Dolayısıyla her seçim sürecinde itiraz mekanizması bu derece uygulanmasa da bu seçim döneminde bu mekanizma biraz fazla ciddiye alındı. Bunun bir nedeninin de parti il/ilçe teşkilatlarının kendilerini meşrulaştırmak için bu süreci kullandıkları haberleri de dolaşıyor. Buna göre teşkilatların aslında genel merkeze karşı çok çalıştıkları imajı vererek haklarının çalınarak ellerinden alındığına dair gösterdikleri olağanüstü çabalar(!) var. Yani kendilerini ispat etme girişimleri. Başarısızlıklarını örtme çabaları…

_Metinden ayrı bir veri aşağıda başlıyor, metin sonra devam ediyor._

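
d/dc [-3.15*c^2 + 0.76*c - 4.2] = 0.76 - 6.3*c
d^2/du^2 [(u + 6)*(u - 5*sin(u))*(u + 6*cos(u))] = 5*u^2*sin(u) - 6*u^2*cos(u) + 6*u*sin(u) + 60*u*sin(2*u) - 56*u*cos(u) + 6*u - 82*sin(u) + 360*sin(2*u) - 48*cos(u) - 60*cos(2*u) + 12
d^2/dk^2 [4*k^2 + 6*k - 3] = 8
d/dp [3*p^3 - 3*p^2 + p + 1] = 9*p^2 - 6*p + 1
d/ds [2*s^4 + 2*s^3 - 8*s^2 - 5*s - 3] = 8*s^3 + 6*s^2 - 16*s - 5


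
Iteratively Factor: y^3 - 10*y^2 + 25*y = (y - 5)*(y^2 - 5*y) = y*(y - 5)*(y - 5)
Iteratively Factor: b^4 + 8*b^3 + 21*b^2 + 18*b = (b + 3)*(b^3 + 5*b^2 + 6*b) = (b + 2)*(b + 3)*(b^2 + 3*b) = b*(b + 2)*(b + 3)*(b + 3)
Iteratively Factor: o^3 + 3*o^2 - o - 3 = (o + 1)*(o^2 + 2*o - 3) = (o - 1)*(o + 1)*(o + 3)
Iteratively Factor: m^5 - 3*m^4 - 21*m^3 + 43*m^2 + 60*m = (m)*(m^4 - 3*m^3 - 21*m^2 + 43*m + 60) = m*(m - 5)*(m^3 + 2*m^2 - 11*m - 12) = m*(m - 5)*(m + 4)*(m^2 - 2*m - 3) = m*(m - 5)*(m + 1)*(m + 4)*(m - 3)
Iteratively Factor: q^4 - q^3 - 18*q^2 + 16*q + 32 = (q - 2)*(q^3 + q^2 - 16*q - 16) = (q - 4)*(q - 2)*(q^2 + 5*q + 4) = (q - 4)*(q - 2)*(q + 1)*(q + 4)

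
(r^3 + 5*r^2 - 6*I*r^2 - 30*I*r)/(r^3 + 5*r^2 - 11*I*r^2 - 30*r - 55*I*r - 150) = r/(r - 5*I)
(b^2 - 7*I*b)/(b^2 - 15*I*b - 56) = b/(b - 8*I)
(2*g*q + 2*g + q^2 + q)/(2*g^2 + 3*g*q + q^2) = (q + 1)/(g + q)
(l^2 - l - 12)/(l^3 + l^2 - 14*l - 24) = 1/(l + 2)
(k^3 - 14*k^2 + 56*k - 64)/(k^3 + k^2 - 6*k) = (k^2 - 12*k + 32)/(k*(k + 3))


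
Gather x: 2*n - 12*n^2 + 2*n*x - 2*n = -12*n^2 + 2*n*x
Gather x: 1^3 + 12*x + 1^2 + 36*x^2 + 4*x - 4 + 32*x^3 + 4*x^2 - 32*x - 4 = 32*x^3 + 40*x^2 - 16*x - 6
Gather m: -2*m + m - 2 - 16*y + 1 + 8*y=-m - 8*y - 1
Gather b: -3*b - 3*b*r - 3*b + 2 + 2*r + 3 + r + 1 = b*(-3*r - 6) + 3*r + 6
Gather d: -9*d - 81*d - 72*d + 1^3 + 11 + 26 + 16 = 54 - 162*d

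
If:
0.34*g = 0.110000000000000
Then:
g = 0.32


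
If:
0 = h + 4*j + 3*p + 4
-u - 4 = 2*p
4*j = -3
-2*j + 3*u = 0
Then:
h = 17/4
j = -3/4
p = -7/4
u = -1/2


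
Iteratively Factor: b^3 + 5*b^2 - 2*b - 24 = (b + 4)*(b^2 + b - 6) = (b - 2)*(b + 4)*(b + 3)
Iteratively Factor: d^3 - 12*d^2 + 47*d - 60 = (d - 4)*(d^2 - 8*d + 15) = (d - 5)*(d - 4)*(d - 3)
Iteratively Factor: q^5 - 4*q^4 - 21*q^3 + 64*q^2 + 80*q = (q + 1)*(q^4 - 5*q^3 - 16*q^2 + 80*q) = (q - 5)*(q + 1)*(q^3 - 16*q) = (q - 5)*(q + 1)*(q + 4)*(q^2 - 4*q) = (q - 5)*(q - 4)*(q + 1)*(q + 4)*(q)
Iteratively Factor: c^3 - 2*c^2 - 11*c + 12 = (c + 3)*(c^2 - 5*c + 4) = (c - 4)*(c + 3)*(c - 1)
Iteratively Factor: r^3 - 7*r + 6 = (r - 2)*(r^2 + 2*r - 3) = (r - 2)*(r + 3)*(r - 1)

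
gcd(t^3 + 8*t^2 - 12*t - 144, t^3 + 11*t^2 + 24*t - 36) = t^2 + 12*t + 36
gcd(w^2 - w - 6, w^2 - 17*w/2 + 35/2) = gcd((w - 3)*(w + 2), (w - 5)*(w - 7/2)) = 1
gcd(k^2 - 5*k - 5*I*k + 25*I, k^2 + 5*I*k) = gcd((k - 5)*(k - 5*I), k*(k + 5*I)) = 1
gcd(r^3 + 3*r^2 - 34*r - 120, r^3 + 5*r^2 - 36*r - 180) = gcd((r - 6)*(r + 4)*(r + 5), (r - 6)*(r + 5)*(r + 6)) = r^2 - r - 30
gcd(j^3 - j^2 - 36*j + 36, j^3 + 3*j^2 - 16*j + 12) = j^2 + 5*j - 6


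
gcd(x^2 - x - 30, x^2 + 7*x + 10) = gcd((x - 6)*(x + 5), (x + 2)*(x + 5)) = x + 5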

Geçen dönem belediye başkanlığı seçiminde Ankara’da Melih Gökçek kazanınca şimdiki Başkan Mansur Yavaş, aynen AK Parti gibi olağanüstü itiraz dilekçesi vermiş ve YSK tarafından ret edilmişti. Ak Partinin şimdiki talebine karşılık YSK, olağanüstü şartlar/yani seçimi iptal edecek deliller görmeyip talebi ret edecek görünüyor.

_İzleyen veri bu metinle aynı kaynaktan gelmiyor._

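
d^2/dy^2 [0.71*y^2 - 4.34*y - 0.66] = 1.42000000000000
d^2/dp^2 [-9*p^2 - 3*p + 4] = -18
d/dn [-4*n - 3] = -4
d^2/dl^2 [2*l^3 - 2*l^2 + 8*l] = 12*l - 4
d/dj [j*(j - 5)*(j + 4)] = 3*j^2 - 2*j - 20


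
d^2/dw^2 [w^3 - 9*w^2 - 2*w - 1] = 6*w - 18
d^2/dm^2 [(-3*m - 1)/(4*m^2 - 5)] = 8*(-16*m^2*(3*m + 1) + (9*m + 1)*(4*m^2 - 5))/(4*m^2 - 5)^3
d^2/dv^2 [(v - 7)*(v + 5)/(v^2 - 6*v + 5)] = 8*(v^3 - 30*v^2 + 165*v - 280)/(v^6 - 18*v^5 + 123*v^4 - 396*v^3 + 615*v^2 - 450*v + 125)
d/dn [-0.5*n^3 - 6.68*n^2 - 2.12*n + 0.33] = -1.5*n^2 - 13.36*n - 2.12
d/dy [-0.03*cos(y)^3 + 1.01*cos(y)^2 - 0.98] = (0.09*cos(y) - 2.02)*sin(y)*cos(y)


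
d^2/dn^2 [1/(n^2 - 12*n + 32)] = 2*(-n^2 + 12*n + 4*(n - 6)^2 - 32)/(n^2 - 12*n + 32)^3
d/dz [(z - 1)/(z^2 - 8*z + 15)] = (z^2 - 8*z - 2*(z - 4)*(z - 1) + 15)/(z^2 - 8*z + 15)^2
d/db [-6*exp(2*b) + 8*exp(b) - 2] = (8 - 12*exp(b))*exp(b)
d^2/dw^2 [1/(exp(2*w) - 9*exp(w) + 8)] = ((9 - 4*exp(w))*(exp(2*w) - 9*exp(w) + 8) + 2*(2*exp(w) - 9)^2*exp(w))*exp(w)/(exp(2*w) - 9*exp(w) + 8)^3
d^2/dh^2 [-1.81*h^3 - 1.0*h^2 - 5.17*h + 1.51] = -10.86*h - 2.0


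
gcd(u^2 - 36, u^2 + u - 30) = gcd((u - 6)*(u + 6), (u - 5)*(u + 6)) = u + 6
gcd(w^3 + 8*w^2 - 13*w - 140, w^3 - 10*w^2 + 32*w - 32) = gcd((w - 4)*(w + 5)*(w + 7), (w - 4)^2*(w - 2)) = w - 4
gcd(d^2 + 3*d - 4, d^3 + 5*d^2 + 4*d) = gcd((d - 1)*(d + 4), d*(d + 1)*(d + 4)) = d + 4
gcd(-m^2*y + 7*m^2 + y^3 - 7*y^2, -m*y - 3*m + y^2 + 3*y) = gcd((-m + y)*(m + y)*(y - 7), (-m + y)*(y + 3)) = -m + y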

Zira Maltepe’deki 400 sandığın tekrar sayılmasını YSK’nın engellemesi olağanüstü itiraz karşı bir işaret olarak yorumlanıyor. YSK da bu trafikten bıkmış gibi Maltepe ilçe seçim kurulunu adeta tehdit eder gibi söylediklerinin gereği yapılmazsa sonucun ceza ile neticelenebileceğini söyledi.

Hukukçuların söylediklerine göre şayet seçim sonuçlarına müessir/etki eden haller, seçmen kütüklerindeki yolsuzluklar olarak itiraz dilekçesinde yer alacaksa, YSK bunun ceza hukuku konusu olmasından dolayı seçimin yenilenmesi konusu değildir der. Seçim sonrası savcılık ceza için ayrı dava açabilir.

Seçim oldukça yıpratıcı oldu. Siyasiler de bunu onarmaktan çok derinleştirmeye, yaraya tuz biber ekmeye dünden razıydılar. Halk mı ne olacak? Bir daha ki seçimde hatırlanır elbette…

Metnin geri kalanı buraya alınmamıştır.